Parallèlement, un effort soutenu est consacré au renforcement des capacités humaines. De nouvelles promotions d’enquêteurs, issues des cinq régions du pays, ont été formées, contribuant à instaurer une véritable culture de la donnée au niveau local. Cette appropriation par les acteurs de terrain favorise une meilleure acceptation sociale des collectes et une plus grande fiabilité des informations recueillies.

L’ambition djiboutienne ne s’arrête pas là. Grâce au projet REGED, soutenu par la Banque mondiale, le pays vise une interopérabilité totale entre les ministères et l’INSTAD. L’objectif affiché est clair : parvenir, d’ici 2030, à une digitalisation complète des registres communaux, permettant un suivi en temps réel des progrès vers les ODD.

Cette dynamique a été saluée lors du forum, où la participation active des représentants de Boulaos et Balbala a été perçue comme la preuve que Djibouti dispose désormais des leviers nécessaires pour bâtir un développement durable, inclusif et prospère.

Fortes de cette reconnaissance internationale, les deux communes entendent désormais franchir une nouvelle étape. Elles préparent l’organisation de forums communaux, véritables plateformes d’échange et de concertation, destinées à définir des indicateurs clés de performance (KPI) pour un suivi rigoureux des politiques publiques.

Quatre axes prioritaires guideront ces initiatives. Le premier concerne l’embellissement urbain et l’amélioration du cadre de vie.

Après les grands travaux d’infrastructures, l’accent sera mis sur la création d’espaces verts, la réhabilitation des places publiques et l’aménagement paysager, avec l’ambition de faire des deux communes des modèles de villes durables et attractives.
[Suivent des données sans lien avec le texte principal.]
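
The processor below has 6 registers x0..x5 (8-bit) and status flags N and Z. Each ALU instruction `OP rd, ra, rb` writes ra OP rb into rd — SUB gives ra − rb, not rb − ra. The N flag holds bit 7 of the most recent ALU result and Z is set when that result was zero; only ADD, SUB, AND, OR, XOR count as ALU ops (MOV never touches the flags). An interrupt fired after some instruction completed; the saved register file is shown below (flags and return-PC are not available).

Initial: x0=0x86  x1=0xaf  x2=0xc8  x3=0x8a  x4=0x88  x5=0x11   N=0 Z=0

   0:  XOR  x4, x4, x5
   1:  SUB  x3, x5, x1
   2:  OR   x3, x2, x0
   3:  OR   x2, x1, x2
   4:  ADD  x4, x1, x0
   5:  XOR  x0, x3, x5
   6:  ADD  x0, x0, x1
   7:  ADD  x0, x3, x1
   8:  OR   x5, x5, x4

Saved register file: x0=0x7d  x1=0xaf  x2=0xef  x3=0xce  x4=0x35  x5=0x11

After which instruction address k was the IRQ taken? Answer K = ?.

K = 7

after  0: x0=0x86 x1=0xaf x2=0xc8 x3=0x8a x4=0x99 x5=0x11  N=1 Z=0
after  1: x0=0x86 x1=0xaf x2=0xc8 x3=0x62 x4=0x99 x5=0x11  N=0 Z=0
after  2: x0=0x86 x1=0xaf x2=0xc8 x3=0xce x4=0x99 x5=0x11  N=1 Z=0
after  3: x0=0x86 x1=0xaf x2=0xef x3=0xce x4=0x99 x5=0x11  N=1 Z=0
after  4: x0=0x86 x1=0xaf x2=0xef x3=0xce x4=0x35 x5=0x11  N=0 Z=0
after  5: x0=0xdf x1=0xaf x2=0xef x3=0xce x4=0x35 x5=0x11  N=1 Z=0
after  6: x0=0x8e x1=0xaf x2=0xef x3=0xce x4=0x35 x5=0x11  N=1 Z=0
after  7: x0=0x7d x1=0xaf x2=0xef x3=0xce x4=0x35 x5=0x11  N=0 Z=0
-- IRQ taken; context saved, return-PC = 8 --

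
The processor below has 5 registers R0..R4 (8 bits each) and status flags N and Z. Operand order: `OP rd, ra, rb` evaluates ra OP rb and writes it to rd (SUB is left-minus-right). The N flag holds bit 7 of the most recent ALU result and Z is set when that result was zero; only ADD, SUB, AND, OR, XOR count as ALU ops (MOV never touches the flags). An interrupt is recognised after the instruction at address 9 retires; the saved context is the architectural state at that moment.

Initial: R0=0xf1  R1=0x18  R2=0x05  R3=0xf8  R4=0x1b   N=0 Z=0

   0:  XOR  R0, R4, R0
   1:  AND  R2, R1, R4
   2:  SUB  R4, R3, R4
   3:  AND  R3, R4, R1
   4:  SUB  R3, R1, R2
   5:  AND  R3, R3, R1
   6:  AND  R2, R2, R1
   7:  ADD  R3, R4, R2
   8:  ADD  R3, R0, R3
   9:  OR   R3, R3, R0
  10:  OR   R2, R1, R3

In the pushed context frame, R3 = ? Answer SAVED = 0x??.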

Le deuxième axe vise l’emploi des jeunes et l’autonomie économique. Conscientes du potentiel que représente la jeunesse, les autorités locales entendent multiplier les partenariats et soutenir l’entrepreneuriat afin d’intégrer davantage les jeunes dans le tissu économique national.

Le troisième axe porte sur la formation professionnelle. En lien avec les centres de formation, des programmes adaptés aux besoins du marché seront développés, notamment dans les secteurs liés aux grands projets d’infrastructure et d’énergie.
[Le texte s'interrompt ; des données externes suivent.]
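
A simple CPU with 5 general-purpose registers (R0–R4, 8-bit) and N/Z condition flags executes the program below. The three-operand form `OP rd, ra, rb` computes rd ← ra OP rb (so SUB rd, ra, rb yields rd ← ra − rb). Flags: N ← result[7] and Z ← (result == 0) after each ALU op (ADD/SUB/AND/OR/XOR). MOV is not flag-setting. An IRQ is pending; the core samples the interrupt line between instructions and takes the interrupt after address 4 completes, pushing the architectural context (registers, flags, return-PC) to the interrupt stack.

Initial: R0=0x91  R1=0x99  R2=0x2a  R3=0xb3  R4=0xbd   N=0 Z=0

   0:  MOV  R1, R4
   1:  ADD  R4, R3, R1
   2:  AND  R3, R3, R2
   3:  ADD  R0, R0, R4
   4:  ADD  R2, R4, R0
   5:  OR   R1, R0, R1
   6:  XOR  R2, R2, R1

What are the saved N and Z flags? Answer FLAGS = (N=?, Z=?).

FLAGS = (N=0, Z=0)

after  0: R0=0x91 R1=0xbd R2=0x2a R3=0xb3 R4=0xbd  N=0 Z=0
after  1: R0=0x91 R1=0xbd R2=0x2a R3=0xb3 R4=0x70  N=0 Z=0
after  2: R0=0x91 R1=0xbd R2=0x2a R3=0x22 R4=0x70  N=0 Z=0
after  3: R0=0x01 R1=0xbd R2=0x2a R3=0x22 R4=0x70  N=0 Z=0
after  4: R0=0x01 R1=0xbd R2=0x71 R3=0x22 R4=0x70  N=0 Z=0
-- IRQ taken; context saved, return-PC = 5 --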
Enfin, la révolution numérique constitue le quatrième pilier de cette stratégie. À travers les initiatives « Boulaos Digitalisée » et « Balbala Digitalisée », les communes ambitionnent de moderniser leurs services, de simplifier les démarches administratives et de promouvoir une gouvernance transparente et participative.

Finalement, la participation de Djibouti au FRADD-12 ne se limite pas à une simple présence diplomatique. Elle illustre une transformation profonde, où les collectivités locales deviennent les moteurs d’un développement durable ancré dans les réalités du terrain. Une dynamique prometteuse qui pourrait bien inspirer d’autres pays du continent.

Dans un monde en quête de solutions concrètes, Djibouti démontre ainsi qu’une approche territorialisée, fondée sur la donnée, la participation et l’innovation, peut ouvrir la voie à un avenir plus durable et inclusif.